Common Scents

01.05.2008

You are here

Prof. Noam Sobel. Physical laws underly smell perception

 
 
 
 
 
 
 
 
 
 
 
 
 
 
 
 
Most would agree that roses smell good; old sweaty socks do not. What makes one smell pleasant and another odious? Is our perception of smell based on a physical reality, such as the chemical makeup of odor molecules, or is it a subjective, learned experience?
 
Scientists at the Weizmann Institute of Science and the University of California at Berkeley have now discovered that knowing the molecular structure of a substance can help predict whether we will find its smell delightful or malodorous.
 
Other senses can be explained by physical laws. When we see red, for instance, it is because light is reflected off an object in a certain wavelength, while hearing is based on the varying frequencies of sound waves. But until now, there was no known physical factor that could explain how the brain senses odors. The new study conducted by Prof. Noam Sobel of the Institute’s Neurobiology Department and his colleagues, published in the Journal of Neuroscience, demonstrates that real physical laws underlie our perception of smell.
 
To identify the general principles by which our sense of smell is organized, the researchers began with a database of 160 different odors that had been ranked by 150 perfume and smell experts according to a set of 146 characteristics (sweetish, smoky, musty, etc.). These data were then fed into a statistical program that analyzed the variance in perception among the smell experts. The scientists found that the data fell along an axis – described as the “pleasantness rating” of the odors – running from “sweet” and “flowery” at one end to “rancid” and “sickening” at the other. The distribution along this axis, they discovered to their surprise, closely matches the variation in chemical and physical properties from one substance to another. The researchers found they could build a model to predict, from the molecular structure of a substance alone, how pleasing its smell would be perceived to be.
 
To double-check their model, Sobel and his team had experimental subjects assess for pleasantness 50 odors they had never encountered before.

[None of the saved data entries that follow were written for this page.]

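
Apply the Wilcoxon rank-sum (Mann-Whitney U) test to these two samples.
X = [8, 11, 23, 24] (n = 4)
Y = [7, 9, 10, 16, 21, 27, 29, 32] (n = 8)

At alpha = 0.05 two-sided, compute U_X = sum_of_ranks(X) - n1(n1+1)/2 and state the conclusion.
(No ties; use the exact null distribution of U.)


Step 1: Combine and sort all 12 observations; assign midranks.
sorted (value, group): (7,Y), (8,X), (9,Y), (10,Y), (11,X), (16,Y), (21,Y), (23,X), (24,X), (27,Y), (29,Y), (32,Y)
ranks: 7->1, 8->2, 9->3, 10->4, 11->5, 16->6, 21->7, 23->8, 24->9, 27->10, 29->11, 32->12
Step 2: Rank sum for X: R1 = 2 + 5 + 8 + 9 = 24.
Step 3: U_X = R1 - n1(n1+1)/2 = 24 - 4*5/2 = 24 - 10 = 14.
       U_Y = n1*n2 - U_X = 32 - 14 = 18.
Step 4: No ties, so the exact null distribution of U (based on enumerating the C(12,4) = 495 equally likely rank assignments) gives the two-sided p-value.
Step 5: p-value = 0.808081; compare to alpha = 0.05. fail to reject H0.

U_X = 14, p = 0.808081, fail to reject H0 at alpha = 0.05.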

They found that the ratings of their test subjects fit closely with the rankings shown by their model.
 
In other words, they were able to predict the level of pleasantness quite well, even for unfamiliar smells. They noted that although preferences among smells are commonly supposed to be culturally learned, their study showed that the responses of American subjects, Jewish Israelis and Muslim-Arab Israelis all fit the model’s predictions to the same extent.
 
Sobel: “Our findings show that the way we perceive smells is at least partially hard-wired in the brain. Although there is a certain amount of flexibility, and our life experience certainly influences our perception of smell, a large part of our sense of whether an odor is pleasant or unpleasant is due to a real order in the physical world. Thus we can now use chemistry to predict how the smells of new substances will be perceived.” 
 
Prof. Noam Sobel’s research is supported by the Nella and Leon Benoziyo Center for Neurosciences; the J&R Foundation; and the Ben and Joyce Eisenberg Foundation.